A doutrina católica é mais complexa, pois ela se opõe à busca do prazer pelo prazer (particularmente no caso de sua obsessão mais doentia: o prazer sexual), chamando a isso de "hedonismo". Mas o caminho preferencial, recomendado pela igreja, não é o da procriação e sim o da castidade. A procriação é o preço que, pelos prazeres pecaminosos da luxúria, devem pagar aqueles incapazes de se manterem castos. Filhos são, a rigor, menos uma bênção que um castigo. É por isso que o catolicismo abomina qualquer tipo de contracepção e de sexo não-reprodutivo, pois estes seriam um jogo sujo, uma tentativa de se escapar à justa punição. Assim, enquanto a vida é apenas um direito, a procriação é um dever para os que não conseguem evitar o sexo.
Mas, numa visão laica, ele é mais frequentemente uma forma de prazer. Se pode ser reprodutivo, isso depende de uma decisão que apenas seus praticantes individuais estão autorizados a tomar. E o matrimônio não é uma instituição transcendente, destinada à produção de bebês, mas um arranjo patrimonial, uma sociedade limitada de ajuda mútua estabelecida entre parceiros sexuais mais ou menos permanentes.
Ao Estado cabe salvaguardar os direitos contratuais de cada parceiro, mas não interferir nos critérios -sociais, raciais, emocionais, estéticos ou, no caso, sexuais- segundo os quais um seleciona o outro. Mesmo aqui, a posição católica é contraditória, pois a coerência exigiria que seus fiéis condenassem tão veementemente os casamentos heterossexuais que voluntariamente abram mão da procriação quanto o fazem com as uniões homossexuais. A condenação mais enérgica destas últimas tem um nome: homofobia. Não é um paradoxo reivindicar direitos para embriões e, ao mesmo tempo, negá-los para os homossexuais?
O que o deputado Bicudo faz é emprestar aos ditames de sua fé a legitimidade de um conjunto diferente de princípios. E são estes que saem perdendo. Religião e direitos humanos provavelmente não se misturam. Estes são um acordo social livremente estabelecido entre seres humanos. Aquela é uma questão de dogmas e de fé e se aplica somente aos seus fiéis. Os direitos humanos são precisamente isso: humanos. Não são sagrados, porque o conceito de sagrado varia de religião para religião e, ao contrário do que se pensa, não existe entre elas um consenso ético. Muitas não reconhecem nem sequer o direito de todos os homens à vida. Garantir-lhes esse direito é uma meta política tão desejável quanto difícil de se realizar. Já sua finalidade é uma questão religiosa que não diz respeito ao Congresso ou a qualquer instância representativa.
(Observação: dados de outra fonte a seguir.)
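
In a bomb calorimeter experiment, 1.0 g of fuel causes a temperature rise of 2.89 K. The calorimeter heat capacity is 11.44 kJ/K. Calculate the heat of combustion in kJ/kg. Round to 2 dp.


Hc = C_cal * delta_T / m_fuel
Q_released = 11.44 * 2.89 = 33.0616 kJ
m_fuel = 1.0 g = 1.0/1000 kg = 0.001000 kg
Hc = 33.0616 / 0.001000 = 33061.60 kJ/kg


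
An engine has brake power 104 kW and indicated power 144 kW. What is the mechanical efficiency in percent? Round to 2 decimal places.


eta_mech = (BP / IP) * 100
Ratio = 104 / 144 = 0.7222
eta_mech = 0.7222 * 100 = 72.22%


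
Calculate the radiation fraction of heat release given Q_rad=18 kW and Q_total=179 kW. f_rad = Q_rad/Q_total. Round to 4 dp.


f_rad = Q_rad / Q_total
f_rad = 18 / 179 = 0.1006


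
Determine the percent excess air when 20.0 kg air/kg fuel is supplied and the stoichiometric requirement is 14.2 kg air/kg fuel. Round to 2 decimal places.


Excess air = actual - stoichiometric = 20.0 - 14.2 = 5.80 kg/kg fuel
Excess air % = (excess / stoich) * 100 = (5.80 / 14.2) * 100 = 40.85%


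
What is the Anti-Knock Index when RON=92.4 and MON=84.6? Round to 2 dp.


AKI = (RON + MON) / 2
AKI = (92.4 + 84.6) / 2
AKI = 177.0 / 2 = 88.50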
O fato de que o aborto será provavelmente legalizado no Brasil, como foi o divórcio, não fará com que ele deixe de ser um pomo de discórdia, como segue sendo nos EUA. Quem quiser honestamente aboli-lo, não mediante a criminalização, mas tornando-o desnecessário, dispõe somente de dois caminhos: (1) generalizar o acesso aos métodos contraceptivos que permitam o sexo impedindo a gravidez indesejada ou (2) a instauração imediata da sociedade perfeita que Hélio Bicudo denomina "socialista", embora seu nome adequado seja "utopia católica". Enquanto ela não chega, convém que a política se norteie não pela Bíblia, pela Tora ou pelo Corão, mas sim pela vontade popular. Isso pode não ser ainda o socialismo e seguramente não é catolicismo. É apenas democracia.